Last year was this beautiful gift of time and I like to think I used it intentionally. I hope I’ll always feel some nostalgia for to-go cocktails and living slow. Now we get to reassess how we want to spend the one currency we don’t get back.
This isn’t grief for Covid, I’ll call it grief for easy. I’m so grateful for my fling with simplicity, it may never happen again but there may be new seasons and versions of that airy simplicity that don’t require a pandemic in order to shift how I navigate my days. I can give myself whatever closure I need from last summer and promise myself to keep what works.

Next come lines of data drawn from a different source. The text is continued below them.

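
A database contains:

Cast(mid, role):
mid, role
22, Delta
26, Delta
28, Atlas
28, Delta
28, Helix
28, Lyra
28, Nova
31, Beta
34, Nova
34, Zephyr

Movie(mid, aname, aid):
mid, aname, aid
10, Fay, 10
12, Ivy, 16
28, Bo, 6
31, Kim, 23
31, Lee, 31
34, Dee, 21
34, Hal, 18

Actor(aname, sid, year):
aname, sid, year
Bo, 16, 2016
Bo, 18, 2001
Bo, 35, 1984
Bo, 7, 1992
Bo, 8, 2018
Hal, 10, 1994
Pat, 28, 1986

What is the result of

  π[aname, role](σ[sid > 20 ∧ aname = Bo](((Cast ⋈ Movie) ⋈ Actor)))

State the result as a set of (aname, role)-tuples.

Joining Cast and Movie on mid yields {(28, Atlas, Bo, 6), (28, Delta, Bo, 6), (28, Helix, Bo, 6), (28, Lyra, Bo, 6), (28, Nova, Bo, 6), (31, Beta, Kim, 23), (31, Beta, Lee, 31), (34, Nova, Dee, 21), (34, Nova, Hal, 18), (34, Zephyr, Dee, 21), (34, Zephyr, Hal, 18)}.
Joining (Cast ⋈ Movie) and Actor on aname yields {(28, Atlas, Bo, 6, 16, 2016), (28, Atlas, Bo, 6, 18, 2001), (28, Atlas, Bo, 6, 35, 1984), (28, Atlas, Bo, 6, 7, 1992), (28, Atlas, Bo, 6, 8, 2018), (28, Delta, Bo, 6, 16, 2016), (28, Delta, Bo, 6, 18, 2001), (28, Delta, Bo, 6, 35, 1984), (28, Delta, Bo, 6, 7, 1992), (28, Delta, Bo, 6, 8, 2018), (28, Helix, Bo, 6, 16, 2016), (28, Helix, Bo, 6, 18, 2001), (28, Helix, Bo, 6, 35, 1984), (28, Helix, Bo, 6, 7, 1992), (28, Helix, Bo, 6, 8, 2018), (28, Lyra, Bo, 6, 16, 2016), (28, Lyra, Bo, 6, 18, 2001), (28, Lyra, Bo, 6, 35, 1984), (28, Lyra, Bo, 6, 7, 1992), (28, Lyra, Bo, 6, 8, 2018), (28, Nova, Bo, 6, 16, 2016), (28, Nova, Bo, 6, 18, 2001), (28, Nova, Bo, 6, 35, 1984), (28, Nova, Bo, 6, 7, 1992), (28, Nova, Bo, 6, 8, 2018), (34, Nova, Hal, 18, 10, 1994), (34, Zephyr, Hal, 18, 10, 1994)}.
Apply σ_{sid > 20 ∧ aname = Bo}; surviving tuples: {(28, Atlas, Bo, 6, 35, 1984), (28, Delta, Bo, 6, 35, 1984), (28, Helix, Bo, 6, 35, 1984), (28, Lyra, Bo, 6, 35, 1984), (28, Nova, Bo, 6, 35, 1984)}
π[aname, role]: project onto (aname, role) → {(Bo, Atlas), (Bo, Delta), (Bo, Helix), (Bo, Lyra), (Bo, Nova)}

{(Bo, Atlas), (Bo, Delta), (Bo, Helix), (Bo, Lyra), (Bo, Nova)}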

With balance, comes pickiness. A global pandemic restricted daily life and gave me deeper connections. It reminded me to go easy on myself on wobbly, emotional days and refrain from filling my calendar because it feels good to say yes to plans. I finally learned how to put up a goddamn healthy boundary- my therapist would be proud. There’s no reason I can’t have simplicity and ease while I rebuild my already-overwhelming social calendar. And in case you need to hear this, you don’t have to fully return to your old life. Some things can go while the rhythms that feel good can and should stay. Normalize to-go cocktails and give yourself the breaks and grace you allowed yourself during a time when the world stopped. We can move slower through a world that begs us to rush. We can have our simple.